Trois ans après que le Conseil d’Etat ait rendu sa décision à l’encontre de la France et enjoint cette dernière de mettre en oeuvre des plans de réduction des niveaux de particules PM10 (diamètre inférieur ou égal à 10 microns) et/ou de dioxyde d'azote (NO2, polluant notamment associé au trafic routier) dans 13 zones (CE 12 juill. 2017, n° 394254, Association Les Amis de la Terre France), la plus haute juridiction administrative a rendu une nouvelle décision le 10 juillet 2020

Dans cette nouvelle décision, le Conseil d’Etat constate que « le gouvernement n’a toujours pas pris les mesures demandées pour réduire la pollution de l’air dans huit zones en France » et a enjoint le pouvoir exécutif de prendre toutes les mesures nécessaires pour réduire les niveaux de pollution sous peine d’une astreinte record de 10 millions d’euros par semestre de retard. Il lui pose un ultimatum de six mois pour exécuter cette décision. L’astreinte prononcé par la juridiction administrative est le montant "le plus élevé" jamais imposé "pour contraindre l'État à exécuter une décision prise par le juge administratif", a précisé dans un communiqué le Conseil d'État. La décision du Conseil d'Etat est sans équivoque : « une astreinte est prononcée à l’encontre de l’État, s’il ne justifie pas avoir, dans les six mois suivant la notification de la présente décision, exécuté la décision du Conseil d’État du 12 juillet 2017, pour chacune des zones énumérées au point 11 des motifs de la présente décision, et jusqu’à la date de cette exécution. Le taux de cette astreinte est fixé à 10 millions d’euros par semestre, à compter de l’expiration du délai de six mois suivant la notification de la présente décision. »

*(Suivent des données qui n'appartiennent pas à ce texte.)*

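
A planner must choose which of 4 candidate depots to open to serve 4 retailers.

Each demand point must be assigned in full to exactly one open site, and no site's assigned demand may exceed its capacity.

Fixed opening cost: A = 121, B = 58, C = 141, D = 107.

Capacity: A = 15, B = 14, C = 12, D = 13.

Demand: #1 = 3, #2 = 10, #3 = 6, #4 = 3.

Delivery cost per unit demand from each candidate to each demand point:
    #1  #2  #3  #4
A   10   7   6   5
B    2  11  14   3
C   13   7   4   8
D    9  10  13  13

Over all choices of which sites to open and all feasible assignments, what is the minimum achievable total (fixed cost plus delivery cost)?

Open {A, B}; cheapest assignment that respects the capacities:
  A (cap 15, load 9): #3, #4 — cost 6×6 + 3×5 = 51
  B (cap 14, load 13): #1, #2 — cost 3×2 + 10×11 = 116
  Shipping 167, fixed 179 → total 346.
  Any other capacity-feasible assignment to {A, B} ships for at least 167.
Compare {B, C}: its best feasible assignment gives total 363.
Compare {B, D}: its best feasible assignment gives total 364.
Every other set of open sites that can feasibly serve all demand totals ≥ 363 even under its best assignment. Minimum: 346.

346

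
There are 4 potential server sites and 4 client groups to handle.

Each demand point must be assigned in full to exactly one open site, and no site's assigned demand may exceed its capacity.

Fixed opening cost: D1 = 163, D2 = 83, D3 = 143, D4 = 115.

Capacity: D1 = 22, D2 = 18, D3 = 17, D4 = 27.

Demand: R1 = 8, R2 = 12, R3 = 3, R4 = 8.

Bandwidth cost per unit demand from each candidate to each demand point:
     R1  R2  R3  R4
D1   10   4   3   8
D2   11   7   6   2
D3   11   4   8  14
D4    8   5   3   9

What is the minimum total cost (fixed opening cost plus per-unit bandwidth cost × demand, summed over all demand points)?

Open {D2, D4}; cheapest assignment that respects the capacities:
  D2 (cap 18, load 8): R4 — cost 8×2 = 16
  D4 (cap 27, load 23): R1, R2, R3 — cost 8×8 + 12×5 + 3×3 = 133
  Shipping 149, fixed 198 → total 347.
  Any other capacity-feasible assignment to {D2, D4} ships for at least 149.
Compare {D2, D3}: its best feasible assignment gives total 402.
Compare {D1, D2}: its best feasible assignment gives total 407.
Every other set of open sites that can feasibly serve all demand totals ≥ 402 even under its best assignment. Minimum: 347.

347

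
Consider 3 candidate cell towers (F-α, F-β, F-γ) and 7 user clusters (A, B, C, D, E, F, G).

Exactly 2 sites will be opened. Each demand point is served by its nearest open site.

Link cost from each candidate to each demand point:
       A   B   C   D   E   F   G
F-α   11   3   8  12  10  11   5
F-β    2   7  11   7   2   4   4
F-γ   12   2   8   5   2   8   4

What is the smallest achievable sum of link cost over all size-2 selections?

27

Open {F-β, F-γ}.
  A→F-β 2, B→F-γ 2, C→F-γ 8, D→F-γ 5, E→F-β 2, F→F-β 4, G→F-β 4  ⇒ total 27.
Compare {F-α, F-β}: total 30.
Compare {F-α, F-γ}: total 40.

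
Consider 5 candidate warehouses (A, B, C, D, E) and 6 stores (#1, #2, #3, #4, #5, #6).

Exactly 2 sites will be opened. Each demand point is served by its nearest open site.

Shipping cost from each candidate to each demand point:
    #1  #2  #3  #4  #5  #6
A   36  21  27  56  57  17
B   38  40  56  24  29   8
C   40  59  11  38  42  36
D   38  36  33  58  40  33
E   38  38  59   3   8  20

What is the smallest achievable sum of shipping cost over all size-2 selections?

Open {A, E}.
  #1→A 36, #2→A 21, #3→A 27, #4→E 3, #5→E 8, #6→A 17  ⇒ total 112.
Compare {C, E}: total 118.
Compare {D, E}: total 138.
No size-2 selection does better; minimum is 112.

112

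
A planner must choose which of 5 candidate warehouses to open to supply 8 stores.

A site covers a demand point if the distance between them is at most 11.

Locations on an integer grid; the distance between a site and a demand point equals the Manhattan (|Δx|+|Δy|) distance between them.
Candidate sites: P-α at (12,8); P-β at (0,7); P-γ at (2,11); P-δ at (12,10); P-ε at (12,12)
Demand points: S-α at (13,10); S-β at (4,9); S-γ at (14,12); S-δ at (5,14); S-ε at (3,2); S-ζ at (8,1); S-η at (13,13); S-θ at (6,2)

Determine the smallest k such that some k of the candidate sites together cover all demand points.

Coverage sets (demand points within 11 of each site):
  P-α: {S-α, S-β, S-γ, S-ζ, S-η}
  P-β: {S-β, S-ε, S-θ}
  P-γ: {S-β, S-δ, S-ε}
  P-δ: {S-α, S-β, S-γ, S-δ, S-η}
  P-ε: {S-α, S-β, S-γ, S-δ, S-η}
No 2 sites suffice: every size-2 union leaves at least one demand point uncovered.
But {P-α, P-β, P-γ} covers everything, so the minimum is 3.

3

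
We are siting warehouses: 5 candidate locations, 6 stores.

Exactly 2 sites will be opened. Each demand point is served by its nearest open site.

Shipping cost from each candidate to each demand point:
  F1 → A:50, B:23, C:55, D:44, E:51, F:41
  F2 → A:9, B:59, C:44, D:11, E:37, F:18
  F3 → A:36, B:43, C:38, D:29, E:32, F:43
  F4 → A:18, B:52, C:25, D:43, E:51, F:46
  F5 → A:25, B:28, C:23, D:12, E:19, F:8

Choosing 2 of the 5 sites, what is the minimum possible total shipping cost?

Open {F2, F5}.
  A→F2 9, B→F5 28, C→F5 23, D→F2 11, E→F5 19, F→F5 8  ⇒ total 98.
Compare {F4, F5}: total 108.
Compare {F1, F5}: total 110.
No size-2 selection does better; minimum is 98.

98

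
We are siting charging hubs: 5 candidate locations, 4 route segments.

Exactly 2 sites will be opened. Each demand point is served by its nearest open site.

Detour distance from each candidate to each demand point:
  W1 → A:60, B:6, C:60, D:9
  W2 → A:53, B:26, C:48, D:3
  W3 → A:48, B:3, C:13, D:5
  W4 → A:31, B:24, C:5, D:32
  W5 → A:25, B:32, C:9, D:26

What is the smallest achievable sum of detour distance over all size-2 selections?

Open {W3, W5}.
  A→W5 25, B→W3 3, C→W5 9, D→W3 5  ⇒ total 42.
Compare {W3, W4}: total 44.
Compare {W1, W5}: total 49.
No size-2 selection does better; minimum is 42.

42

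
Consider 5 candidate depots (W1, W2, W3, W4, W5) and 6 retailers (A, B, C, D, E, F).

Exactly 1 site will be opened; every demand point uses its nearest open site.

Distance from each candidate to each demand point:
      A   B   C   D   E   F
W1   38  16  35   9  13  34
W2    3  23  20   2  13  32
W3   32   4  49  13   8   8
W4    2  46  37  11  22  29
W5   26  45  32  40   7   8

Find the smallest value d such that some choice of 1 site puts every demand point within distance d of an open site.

Open {W2}.
  Farthest demand point is F at distance 32 (to W2); all others are ≤ 32.
With {W1} the worst case is 38.
With {W5} the worst case is 45.
No size-1 selection achieves below 32.

32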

En France, on estime entre 48 000 à 67 000 décès prématurés causés par la pollution de l’air. La décision du Conseil d’Etat du 10 juillet ne concerne que 8 zones : Paris, Grenoble, Lyon, Marseille-Aix, Reims, Strasbourg et Toulouse pour le dioxyde d’azote, et de Paris et Fort-de-France pour les particules fines. Les magistrats notent également que les « feuilles de route » transmises par le gouvernement à la Commission européenne en avril 2018 ne comportent « aucune estimation de l’amélioration de la qualité de l’air qui en est escompté, ni aucune précision concernant les délais prévus pour la réalisation de ces objectifs ». Des lacunes qui ont valu à la France une condamnation par la Cour de justice de l’Union européenne (CJUE) en octobre 2019, après près de dix ans de mises en demeure et d’avertissements sans lendemain.

La décision du 10 juilet 2020 est d'autant plus surprenante que l'astreinte record est versées aux requérants ainsi qu'aux personnalités publiques : en effet, habituellement, ce sont les requérants qui bénéficient du montant total des amendes. Mais le Conseil d’État a estimé que cette somme était trop élevée pour qu’elle revienne aux seules associations requérantes. Il prévoit donc la possibilité de la reverser à des personnes publiques en charge de la qualité de l’air. Lors de l’audience, le rapporteur public avait proposé qu’elle le versement auprès de l’Ademe (Agence de la transition écologique).